Mezzanine Mobile
Mezzanine Mobile
Redesigning the Mezzanine mobile app for a more context-aware mobile experience.
Redesigning the Mezzanine mobile app for a more context-aware mobile experience.
Mezzanine is a next-generation conference room system that allows meeting participants to share multiple content streams at the same time and arrange them on a flexible canvas. The system has both hardware and software components, and users can interact with it using laptops, mobile devices, and a gestural wand.
The Mezzanine team occasionally took "free sprints," where team members could work on a project of their choosing for a 2 week period to take a break from regular work and explore new territory.
For one free sprint the 3-person design team decided to take on the Mezzanine mobile app. I'd worked on some new mobile features, but there hadn't been major updates recently and we all felt like it could use an overhaul.
Since the free sprint took place over the holidays and we were all taking vacation during parts of it, we had 1 week for the project.
The Mezzanine app had a lot of functionality, but it wasn't tailored to mobile — it just replicated the functionality of the Mezzanine system and web app in a smaller form factor, and a lot of that functionality was easier to do on a larger screen. Additionally, a lot of the screen real estate was taken up by replicating the content that was already visible on the large screens in the room.
We wanted to reimagine an app that took advantage of the mobile platform and was more aware of the Mezzanine ecosystem as a whole.
Almost everyone walks into a Mezzanine meeting room with a phone in their pocket. However, most Mezzanine users also bring their laptops with them into rooms, so we wanted to focus on what makes phones different. (Because of the short timeline for the project, we decided not to include tablets.)
Through brainstorming and discussion, we came up with use cases and tasks where phones were uniquely capable.
We started sketching user flows based on the use cases and tasks we'd outlined: hosting a meeting, giving a presentation, running an ideation session, and joining a meeting remotely. To maximize our collaboration time as a team, we sketched in 15-20 minute sessions and then shared our work, got feedback, and iterated on our sketches in the next session.
For wireframes, we decided to divide and conquer — I took the ideation flow, where I'd had the idea of allowing people to capture and upload sticky notes quickly to Mezzanine. We knew through past customer interviews (and our own habits!) that users prefer to rely mostly on analog tools for ideation but have trouble digitizing results when the project moves foward, so I was excited at the opportunity to make that process easier.

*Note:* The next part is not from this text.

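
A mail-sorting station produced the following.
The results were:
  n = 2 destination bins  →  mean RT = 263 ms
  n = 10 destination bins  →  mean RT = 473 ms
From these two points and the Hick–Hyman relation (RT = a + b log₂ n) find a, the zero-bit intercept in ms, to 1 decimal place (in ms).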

Here are some wireframes from the other flows:
At the end of the free sprint period we presented our work to the team. To prepare, I wrote a demo scenario that showed the mobile flows in a meeting context and put together Invision prototypes for the demo. We also presented a deck to walk teammates through our free sprint process and included high-fi mockups from our UI designer to show the app in a polished state.
We got great feedback from our team about the concept and everyone was excited to see the potential for an overhauled mobile app.
While mobile ultimately wasn't prioritized and we didn't see this work come to fruition, it was a fun project that gave us the opportunity to discuss the role of platform-specific apps in the Mezzanine ecosystem and how to utilize them better — ideas we continued exploring with the Mezzanine desktop app.